The cases of Kurana, Mukesh and Parvati are merely representative cases. A total of 34,400 more people have gone disappeared in the last three years.

The detailed list of it is in display in the website of Nepal Police. Why and how people go missing has been a big headache for the police authority.

Bishwo Raj Pokharel, a DIG at Nepal Police remarks that the issues of people getting lost have gone chronic.

“Women and children are more on the list. Although few of them are found, whereabouts of most of them are unknown.” DIG Pokharel told Khabarhub.

“We are working on it,” Pokharel added.

34,400 have gone missing

According to the statistics at the Nepal Police Headquarters, 45,423 people have disappeared in last 3 years. This is as per the complaints recorded in the police record. The police estimate the real number can go higher.

The police records show that 11,023 are found back. 34,400 people are still missing; this is the fact of only 3 years.

Women and children excel all

According to the statistics, women and children are more than other groups in the missing category.

Among 7279 people who went lost in FY 2073/74, only 1613 were found.

The number increased in FY 2074/75. Among 8,277 children lost in that year only 1,819 were found back. Last year the number of missing children became 11153 whereas only 3307 were found back.

Not only the children, the number of missing women is high as well.
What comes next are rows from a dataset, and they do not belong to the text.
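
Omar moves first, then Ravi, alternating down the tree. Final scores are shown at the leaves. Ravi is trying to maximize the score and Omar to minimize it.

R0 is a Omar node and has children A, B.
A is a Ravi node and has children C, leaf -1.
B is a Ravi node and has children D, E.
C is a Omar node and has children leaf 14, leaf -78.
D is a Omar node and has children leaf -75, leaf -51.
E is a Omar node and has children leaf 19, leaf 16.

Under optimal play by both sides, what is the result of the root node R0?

C (Omar): min(14, -78) = -78
A (Ravi): max(-78, -1) = -1
D (Omar): min(-75, -51) = -75
E (Omar): min(19, 16) = 16
B (Ravi): max(-75, 16) = 16
R0 (Omar): min(-1, 16) = -1

-1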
Among the 3,327 women who got lost, only 739 were found in FY 2073/74.

Similarly, in FY 2074/75, a total of 4,261 women were lost while only 805 came back to contact.
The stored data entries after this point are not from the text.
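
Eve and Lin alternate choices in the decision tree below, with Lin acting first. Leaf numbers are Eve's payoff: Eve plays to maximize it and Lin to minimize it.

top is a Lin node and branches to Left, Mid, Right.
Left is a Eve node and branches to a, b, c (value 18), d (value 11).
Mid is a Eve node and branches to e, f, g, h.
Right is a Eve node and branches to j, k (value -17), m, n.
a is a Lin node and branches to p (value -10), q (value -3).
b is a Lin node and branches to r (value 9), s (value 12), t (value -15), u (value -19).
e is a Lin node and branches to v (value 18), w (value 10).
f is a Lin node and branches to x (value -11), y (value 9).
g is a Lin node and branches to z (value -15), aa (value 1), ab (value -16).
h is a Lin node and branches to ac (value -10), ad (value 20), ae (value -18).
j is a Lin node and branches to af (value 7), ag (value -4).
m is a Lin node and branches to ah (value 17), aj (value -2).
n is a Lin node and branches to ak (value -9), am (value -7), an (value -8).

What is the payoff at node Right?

-2

j (Lin): min(7, -4) = -4
m (Lin): min(17, -2) = -2
n (Lin): min(-9, -7, -8) = -9
Right (Eve): max(-4, -17, -2, -9) = -2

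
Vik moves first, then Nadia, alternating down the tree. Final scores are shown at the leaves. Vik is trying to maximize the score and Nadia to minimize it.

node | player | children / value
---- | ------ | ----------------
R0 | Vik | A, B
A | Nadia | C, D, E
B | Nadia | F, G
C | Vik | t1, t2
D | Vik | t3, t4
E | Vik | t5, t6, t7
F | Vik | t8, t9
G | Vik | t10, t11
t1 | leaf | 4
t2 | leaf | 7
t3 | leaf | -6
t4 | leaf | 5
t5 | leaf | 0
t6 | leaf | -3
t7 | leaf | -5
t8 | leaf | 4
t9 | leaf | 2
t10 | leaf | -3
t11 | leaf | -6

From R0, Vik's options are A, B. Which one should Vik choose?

C (Vik): max(4, 7) = 7
D (Vik): max(-6, 5) = 5
E (Vik): max(0, -3, -5) = 0
A (Nadia): min(7, 5, 0) = 0
F (Vik): max(4, 2) = 4
G (Vik): max(-3, -6) = -3
B (Nadia): min(4, -3) = -3
R0 (Vik): max(0, -3) = 0
Vik at R0 wants the highest of {A=0, B=-3}, so chooses A.

A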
The number of missing women increased to 5,852 in 2075/76, the police records show. The same records mention the number of found women as 1,505 that year.

Thus, according to the police statistics, 19,970 children, 11,121 women, and 4064 men got lost in the last three years.
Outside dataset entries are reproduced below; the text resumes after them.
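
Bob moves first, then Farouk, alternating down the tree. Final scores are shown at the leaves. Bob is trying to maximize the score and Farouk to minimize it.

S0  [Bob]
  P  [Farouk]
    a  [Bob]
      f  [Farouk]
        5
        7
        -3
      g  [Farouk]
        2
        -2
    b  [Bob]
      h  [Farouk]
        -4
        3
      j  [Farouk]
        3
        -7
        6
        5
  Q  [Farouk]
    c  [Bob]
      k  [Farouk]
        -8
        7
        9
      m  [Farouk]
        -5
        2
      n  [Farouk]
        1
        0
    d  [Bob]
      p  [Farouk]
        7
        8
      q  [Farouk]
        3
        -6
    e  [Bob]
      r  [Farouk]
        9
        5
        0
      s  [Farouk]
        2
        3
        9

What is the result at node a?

f (Farouk): min(5, 7, -3) = -3
g (Farouk): min(2, -2) = -2
a (Bob): max(-3, -2) = -2

-2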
Where do the missing people go?

Surprisingly, there are many people who left their homes due to various ambitions and did not come back to family contact afterward.

Many of them fall victim in the hands of the traffickers and get lost forever. Others leave their houses led by the financial temptations from the traffickers.

The whereabouts and the status of the missing people is still a mystery, as the records mum in this regard.

It is strange that in such a serious issue of ‘disappearance’ of such a large number, the government seems busy working on formalities as no measures are taken effectively to curb the issue.

Nepal Police, the authority involved in research claims the problem going chronic.

Puskar Karki, AIGP and the head of the Crime Investigation Department of Police confesses the number seems alarmingly high. However, he says that not all of them are lost forever.

“Some of them work in disguise in the restaurant, dance bar, night club and earn their living even as domestic workers.” Says AIGP Karki. He holds the lack of database responsible for the big number and adds, “Lack of database prevents us from telling where they actually are and many of them are voluntarily out of contact from the family members as well.”

Despite it as many of the missing have fallen victim of the kidney and other organ racketeers the police have to work more substantively.  “We have found that many of them are involved in sex trade forcefully.” Karki added.

Mohana Ansari, a commissioner at the National Human Rights Commission opines it is high time for everyone to be more serious as well as an alert in issues like the disappearance of people.

“The number of disappeared people is alarming,” commissioner Ansari added while speaking to Khabarhub, “many of them are found trafficked for the sex trade or even for extraction of organs against their will.” Ansari reiterates the need to take the issue seriously and act together to curb ‘heinous acts’ against such people.

Debendra Subedi, former DIGP regards the issues related to ‘missing’ people as serious and challenging.

“It is serious that the number of missing people is increasing every year and worse still is the fact that their whereabouts are unknown,” Subedi remarked speaking to Khabarhub.

Like Ansari, Subedi also expects apt measures from the concerned authority.